Buyers verify everything. Whatever a sales person says will be checked and double-checked online.
This point was clearly driven home for me this week. Sticky Branding is in the process of upgrading our office. We’re negotiating with our landlord, we’re getting new furniture and we’re buying a new phone system. Each purchase is being carefully researched and evaluated. We work with the sales people, we speak with their customers and we look for as much information as we can online.
Digging pays off. We caught one of our vendors quoting a price that was higher than the rates listed on their website. When we discovered this discrepancy we felt conned. It made us question the sales person’s integrity, competence and expertise. It also made us question doing business with this company. We had been working with them for several years, but the dissonance of this experience threw the whole relationship into jeopardy.
We ended up calling the sales person’s boss, and had a frank chat with him about the quotes. It turns out their website was out of date. They changed their pricing for Canada on the first of the year, but the website is controlled out of their corporate offices in the US. The Canadian’s were unaware of the discrepancy, they apologized profusely, gave us last year’s pricing as well as a few more perks to smooth over the relationship. We walked away satisfied, but the experience made me wonder how often a website could jeopardize a sale.
Your website is gospel
It doesn’t matter what your people say. Your customer will take your website as gospel.
In an earlier post, I discussed how 93% of B2B buyers start their purchasing process on Google. Buyers rely on the information they find online to make buying decisions. And in many cases, they trust the written word far more than what a human being says.
This is a marked change from a few decades ago. Through decades of advertising exposure, we have become skeptical of companies’ selling techniques. As buyers, we have taken ownership for the problem.

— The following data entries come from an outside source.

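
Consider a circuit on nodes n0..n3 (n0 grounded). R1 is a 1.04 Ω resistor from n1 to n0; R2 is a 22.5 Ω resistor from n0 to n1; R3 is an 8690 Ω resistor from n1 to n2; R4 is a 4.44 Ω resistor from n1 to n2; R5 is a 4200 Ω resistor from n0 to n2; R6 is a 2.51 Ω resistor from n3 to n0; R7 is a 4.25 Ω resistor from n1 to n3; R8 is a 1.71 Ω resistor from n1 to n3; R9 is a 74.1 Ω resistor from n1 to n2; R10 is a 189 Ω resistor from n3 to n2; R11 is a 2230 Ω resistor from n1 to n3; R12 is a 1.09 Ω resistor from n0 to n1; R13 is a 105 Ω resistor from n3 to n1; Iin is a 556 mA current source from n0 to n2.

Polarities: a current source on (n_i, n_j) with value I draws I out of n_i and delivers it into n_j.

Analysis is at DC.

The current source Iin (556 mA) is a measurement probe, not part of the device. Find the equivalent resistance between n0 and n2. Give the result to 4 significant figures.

R_eq = 4.541 Ω

MNA unknowns: 3 node voltages V₁..V_3
R1: Y=0.9615 on G[1,0]
R2: Y=0.04444 on G[0,1]
R3: Y=0.0001151 on G[1,2]
R4: Y=0.2252 on G[1,2]
R5: Y=0.0002381 on G[0,2]
R6: Y=0.3984 on G[3,0]
R7: Y=0.2353 on G[1,3]
R8: Y=0.5848 on G[1,3]
R9: Y=0.01350 on G[1,2]
R10: Y=0.005291 on G[3,2]
R11: Y=0.0004484 on G[1,3]
R12: Y=0.9174 on G[0,1]
R13: Y=0.009524 on G[3,1]
Iin: z[0]−=0.556, z[2]+=0.556
solve → V1=0.2515, V2=2.525, V3=0.1800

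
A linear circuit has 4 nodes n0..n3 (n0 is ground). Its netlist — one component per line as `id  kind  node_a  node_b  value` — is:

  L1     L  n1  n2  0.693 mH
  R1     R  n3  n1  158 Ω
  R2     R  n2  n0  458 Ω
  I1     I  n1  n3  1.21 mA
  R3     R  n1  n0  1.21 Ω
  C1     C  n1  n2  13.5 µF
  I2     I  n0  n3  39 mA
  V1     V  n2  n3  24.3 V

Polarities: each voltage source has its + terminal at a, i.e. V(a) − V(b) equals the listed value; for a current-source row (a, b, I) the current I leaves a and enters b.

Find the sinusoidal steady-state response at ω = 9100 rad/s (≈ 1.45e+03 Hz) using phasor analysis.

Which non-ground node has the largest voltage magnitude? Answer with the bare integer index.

3

MNA unknowns: 3 node voltages V₁..V_3 plus 1 source current (V1)
L1: Y=0.000-0.1586j on G[1,2]
R1: Y=0.006329+0.000j on G[3,1]
R2: Y=0.002183+0.000j on G[2,0]
I1: z[1]−=0.00121, z[3]+=0.00121
R3: Y=0.8264+0.000j on G[1,0]
C1: Y=0.000+0.1229j on G[1,2]
I2: z[0]−=0.039, z[3]+=0.039
V1: row V2−V3=24.3, i_V1 at 2,3
solve → V1=0.04384-0.01354j, V2=1.267+5.123j, V3=-23.03+5.123j
aux → i_V1=-0.1863+0.03251j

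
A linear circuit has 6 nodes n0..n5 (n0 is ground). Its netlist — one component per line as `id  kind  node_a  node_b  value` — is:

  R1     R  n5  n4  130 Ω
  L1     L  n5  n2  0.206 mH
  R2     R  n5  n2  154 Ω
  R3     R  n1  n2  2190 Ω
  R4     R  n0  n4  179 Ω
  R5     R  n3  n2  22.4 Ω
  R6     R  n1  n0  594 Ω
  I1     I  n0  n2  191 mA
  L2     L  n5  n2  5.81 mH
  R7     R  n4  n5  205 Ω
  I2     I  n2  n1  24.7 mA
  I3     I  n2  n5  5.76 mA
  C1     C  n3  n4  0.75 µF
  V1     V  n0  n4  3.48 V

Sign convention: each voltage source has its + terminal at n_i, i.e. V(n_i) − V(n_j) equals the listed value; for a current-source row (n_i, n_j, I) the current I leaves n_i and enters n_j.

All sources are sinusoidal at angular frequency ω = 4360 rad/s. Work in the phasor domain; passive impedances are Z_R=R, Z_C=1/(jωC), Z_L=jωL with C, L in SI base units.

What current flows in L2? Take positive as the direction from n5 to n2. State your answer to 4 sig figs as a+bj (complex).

Apply KCL at each of the 5 non-ground nodes and solve the resulting linear system.
Node n1: branches {R3, R6, I2} → V_1 = 13.45-0.6286j
Node n2: branches {L1, R2, R3, R5, I1, L2, I2, I3} → V_2 = 8.949-2.946j
Node n3: branches {R5, C1} → V_3 = 8.668-3.836j
Node n4: branches {R1, R4, R7, C1, V1} → V_4 = -3.480+0.000j
Node n5: branches {R1, L1, R2, L2, R7, I3} → V_5 = 8.915-3.076j
Source currents: i(V1)=-0.1878-0.001058j

-0.005130+0.001353j A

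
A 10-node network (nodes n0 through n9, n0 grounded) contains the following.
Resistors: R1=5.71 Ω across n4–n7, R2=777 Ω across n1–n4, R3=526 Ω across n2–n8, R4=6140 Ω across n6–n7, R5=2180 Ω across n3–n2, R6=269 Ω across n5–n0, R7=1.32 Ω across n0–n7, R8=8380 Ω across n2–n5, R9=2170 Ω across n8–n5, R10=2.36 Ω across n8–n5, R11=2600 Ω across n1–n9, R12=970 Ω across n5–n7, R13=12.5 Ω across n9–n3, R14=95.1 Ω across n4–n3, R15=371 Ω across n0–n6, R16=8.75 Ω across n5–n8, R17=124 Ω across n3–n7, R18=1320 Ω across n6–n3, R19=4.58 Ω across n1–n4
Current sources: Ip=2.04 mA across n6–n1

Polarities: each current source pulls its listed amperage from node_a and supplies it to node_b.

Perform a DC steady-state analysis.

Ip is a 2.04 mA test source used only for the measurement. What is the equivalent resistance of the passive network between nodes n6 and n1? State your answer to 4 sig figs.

R_eq = 288.4 Ω

MNA unknowns: 9 node voltages V₁..V_9
R1: Y=0.1751 on G[4,7]
R2: Y=0.001287 on G[1,4]
R3: Y=0.001901 on G[2,8]
R4: Y=0.0001629 on G[6,7]
R5: Y=0.0004587 on G[3,2]
R6: Y=0.003717 on G[5,0]
R7: Y=0.7576 on G[0,7]
R8: Y=0.0001193 on G[2,5]
R9: Y=0.0004608 on G[8,5]
R10: Y=0.4237 on G[8,5]
R11: Y=0.0003846 on G[1,9]
R12: Y=0.001031 on G[5,7]
R13: Y=0.08000 on G[9,3]
R14: Y=0.01052 on G[4,3]
R15: Y=0.002695 on G[0,6]
R16: Y=0.1143 on G[5,8]
R17: Y=0.008065 on G[3,7]
R18: Y=0.0007576 on G[6,3]
R19: Y=0.2183 on G[1,4]
Ip: z[6]−=0.00204, z[1]+=0.00204
solve → V1=0.02126, V2=-0.003067, V3=-0.01387, V4=0.01204, V5=-0.0006053, V6=-0.5670, V7=0.002020, V8=-0.0006140, V9=-0.01371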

We use the Web to educate ourselves, understand our options and select vendors that best suit our needs.
We don’t expect sales people to sell us. We expect them to educate us, validate what we already know and help us choose. If a sales person doesn’t fulfill those expectations, all of our warning bells go off.
Manage the buyer’s touch points
I share this story as a cautionary tale. Any business can be caught with discrepancies between their digital content and their business practices. The pricing discrepancy Sticky branding experienced could have been easily avoided. It was a very basic website update.
These oversights are deadly. Every time your customers experience a discrepancy it throws your sales process into jeopardy. Luckily for our vendor, Sticky Branding had history with them. Otherwise we would have walked.
Take an audit of each of your customer’s touch points. What information are you sharing? Does each destination clearly tell your story? Is the story consistent across each touch point?
Buyers rely on what they find online. It’s integral to their total purchasing process. Do you have someone managing those buyer touch points in your organization?